With some negotiating and arm-twisting — Bell was so good at that he soon would become NFL commissioner — he persuaded the club owners to try a draft.

The team with the league’s worst record would pick first and the rest would go in reverse order of their success in the standings.

On Feb. 8 and 9, 1936, in a Philadelphia hotel owned by the Bell family, the draft was born, with the Eagles (2-9) having the first selection.

The grab bag for talent was not a big deal — whether staged in Philadelphia, New York, Washington, Pittsburgh, Milwaukee, Los Angeles or Chicago — but then television stepped up.

In 1980, a new TV entity called ESPN offered to broadcast the proceedings.

Desperate for programming, ESPN hired Bill Fitts, who had worked games on CBS and NBC, as producer.

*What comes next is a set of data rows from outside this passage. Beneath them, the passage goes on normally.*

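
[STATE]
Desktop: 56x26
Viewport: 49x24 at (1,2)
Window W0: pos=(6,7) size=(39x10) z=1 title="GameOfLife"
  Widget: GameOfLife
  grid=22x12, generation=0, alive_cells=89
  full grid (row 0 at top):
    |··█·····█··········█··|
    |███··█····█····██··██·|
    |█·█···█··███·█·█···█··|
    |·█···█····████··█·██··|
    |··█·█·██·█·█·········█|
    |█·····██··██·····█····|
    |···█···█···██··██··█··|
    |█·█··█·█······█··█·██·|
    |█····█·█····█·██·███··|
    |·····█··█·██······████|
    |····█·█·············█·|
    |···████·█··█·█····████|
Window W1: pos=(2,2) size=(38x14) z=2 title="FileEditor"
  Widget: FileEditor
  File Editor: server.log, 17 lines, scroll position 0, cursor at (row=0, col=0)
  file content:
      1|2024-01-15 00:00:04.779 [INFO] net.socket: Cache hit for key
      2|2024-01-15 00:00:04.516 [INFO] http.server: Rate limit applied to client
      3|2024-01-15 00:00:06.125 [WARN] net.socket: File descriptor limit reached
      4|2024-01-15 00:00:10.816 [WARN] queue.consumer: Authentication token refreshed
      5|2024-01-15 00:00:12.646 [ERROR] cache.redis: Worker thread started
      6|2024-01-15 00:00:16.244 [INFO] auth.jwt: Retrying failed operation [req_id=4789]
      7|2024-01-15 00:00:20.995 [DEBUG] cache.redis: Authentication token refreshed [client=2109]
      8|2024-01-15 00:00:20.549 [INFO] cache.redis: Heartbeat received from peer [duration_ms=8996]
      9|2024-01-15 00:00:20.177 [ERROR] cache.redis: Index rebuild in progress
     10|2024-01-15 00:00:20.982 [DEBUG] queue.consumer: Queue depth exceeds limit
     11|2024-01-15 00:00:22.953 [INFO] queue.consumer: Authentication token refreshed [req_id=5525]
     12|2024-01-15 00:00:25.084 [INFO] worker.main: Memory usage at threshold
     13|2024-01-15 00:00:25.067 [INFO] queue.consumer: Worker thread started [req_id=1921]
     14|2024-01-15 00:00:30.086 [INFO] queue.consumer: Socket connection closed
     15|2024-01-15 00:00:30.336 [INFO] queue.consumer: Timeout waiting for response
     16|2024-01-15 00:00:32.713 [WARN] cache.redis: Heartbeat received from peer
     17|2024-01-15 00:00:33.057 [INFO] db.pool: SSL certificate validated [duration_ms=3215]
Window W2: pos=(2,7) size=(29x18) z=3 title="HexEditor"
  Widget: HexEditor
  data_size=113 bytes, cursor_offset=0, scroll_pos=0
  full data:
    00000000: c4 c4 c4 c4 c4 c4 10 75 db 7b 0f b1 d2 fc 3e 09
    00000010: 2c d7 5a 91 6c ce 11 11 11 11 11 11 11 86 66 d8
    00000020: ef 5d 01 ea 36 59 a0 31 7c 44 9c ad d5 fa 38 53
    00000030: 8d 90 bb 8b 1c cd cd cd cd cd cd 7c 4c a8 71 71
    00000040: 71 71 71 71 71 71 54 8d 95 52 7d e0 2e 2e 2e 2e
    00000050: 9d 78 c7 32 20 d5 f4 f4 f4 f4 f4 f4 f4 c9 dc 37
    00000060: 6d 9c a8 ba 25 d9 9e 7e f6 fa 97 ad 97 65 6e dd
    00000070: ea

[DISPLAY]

 ┏━━━━━━━━━━━━━━━━━━━━━━━━━━━━━━━━━━━━┓          
 ┃ FileEditor                         ┃          
 ┠────────────────────────────────────┨          
 ┃█024-01-15 00:00:04.779 [INFO] net.▲┃          
 ┃2024-01-15 00:00:04.516 [INFO] http█┃          
 ┏━━━━━━━━━━━━━━━━━━━━━━━━━━━┓N] net.░┃━━━━┓     
 ┃ HexEditor                 ┃N] queu░┃    ┃     
 ┠───────────────────────────┨OR] cac░┃────┨     
 ┃00000000  C4 c4 c4 c4 c4 c4┃O] auth░┃    ┃     
 ┃00000010  2c d7 5a 91 6c ce┃UG] cac░┃    ┃     
 ┃00000020  ef 5d 01 ea 36 59┃O] cach░┃    ┃     
 ┃00000030  8d 90 bb 8b 1c cd┃OR] cac░┃    ┃     
 ┃00000040  71 71 71 71 71 71┃UG] que▼┃    ┃     
 ┃00000050  9d 78 c7 32 20 d5┃━━━━━━━━┛    ┃     
 ┃00000060  6d 9c a8 ba 25 d9┃━━━━━━━━━━━━━┛     
 ┃00000070  ea               ┃                   
 ┃                           ┃                   
 ┃                           ┃                   
 ┃                           ┃                   
 ┃                           ┃                   
 ┃                           ┃                   
 ┃                           ┃                   
 ┗━━━━━━━━━━━━━━━━━━━━━━━━━━━┛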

“I would say at the beginning it was like with our golf coverage,” Fitts said. “Look what it went to.”

The extravaganza elements are not to be present next month, but it is not an exaggeration to say that the draft has exploded beyond the selection meeting tag the league hung on it.

In 2018, a stadium was the site for the first time. After the AT&T Stadium, the draft headed to Music City, alongside the honky tonks on Broadway in Nashville, Tennessee — which was by far the biggest smash hit in its history.

Even in these times when it has wisely been scaled back, the NFL draft is a major event.